Friday, April 13, 2012

Zimmerman Bail Hearing April 20, Case May Be Thrown Out Before Trial


Excerpted from ABC News: George Zimmerman’s attorney has begun what could be a lengthy legal battle to free his client from the second-degree murder charge filed in the case.

The first step for Zimmerman attorney Mark O’Mara will be to try to get his client out of jail while the legal process continues. A hearing for the 28-year-old probably will be held on April 20 to determine if he will be allowed to post bail and leave jail, O’Mara said late Thursday.

Earlier Thursday, Zimmerman stood straight and held his shaved head high during a four-minute hearing at a jailhouse courtroom while prosecutors briefly outlined their murder case in court papers.

O’Mara said his client’s appearance and demeanor belies what he is going through.

“He is tired. He has gone through some tribulations,” said O’Mara after the court appearance. “He is facing second-degree murder charges now. He is frightened. That would frighten any of us.”

Zimmerman did not enter a plea during the hearing, although O’Mara previously said his client ultimately will plead not guilty. Zimmerman will be able to enter a plea during his May 29 arraignment.

At some point soon, O’Mara also is expected to ask the judge for a hearing on Florida’s “stand your ground” self-defense law, which gives people a broad right to use deadly force without having to retreat from a fight.

“It is going to be a facet of this defense, I’m sure,” he said in an interview. “That statute has some troublesome portions to it, and we’re now going to have some conversations and discussions about it as a state.
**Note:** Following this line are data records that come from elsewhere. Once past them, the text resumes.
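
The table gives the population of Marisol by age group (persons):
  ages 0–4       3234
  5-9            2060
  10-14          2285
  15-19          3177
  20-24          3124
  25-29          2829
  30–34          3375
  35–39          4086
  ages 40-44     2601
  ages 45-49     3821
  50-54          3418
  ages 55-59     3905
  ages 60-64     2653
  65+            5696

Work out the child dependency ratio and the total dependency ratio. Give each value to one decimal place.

0–14: 3234 + 2060 + 2285 = 7579
15–64: 3177 + 3124 + 2829 + 3375 + 4086 + 2601 + 3821 + 3418 + 3905 + 2653 = 32989
65+: 5696
Youth dependency ratio = 7579 / 32989 × 100 = 23.0
Total dependency ratio = (7579 + 5696) / 32989 × 100 = 13275 / 32989 × 100 = 40.2

Youth dependency ratio: 23.0
Total dependency ratio: 40.2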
But right now it is the law of Florida and it is the law that is going to have an impact on this case.”

For all the relief among civil rights activists over the arrest, legal experts warned there is a real chance the case could get thrown out before it ever goes to trial because of the “stand your ground” law.

At a pretrial hearing, Zimmerman’s lawyers would only have to prove by a preponderance of evidence — a relatively low legal standard — that he acted in self-defense in order to get a judge to toss out the second-murder charges. And if that fails and the case does go to trial, the defense can raise the argument all over again.

There’s a “high likelihood it could be dismissed by the judge even before the jury gets to hear the case,” Florida defense attorney Richard Hornsby said. Karin Moore, an assistant professor of law at Florida A&M University, said the law “puts a tremendous burden on the state to prove that it wasn’t self-defense.”

To prove second-degree murder, prosecutors must show Zimmerman committed an “imminently dangerous” act that showed a “depraved” lack of regard for human life. The charge carries a mandatory sentence of 25 years in prison and a maximum of life.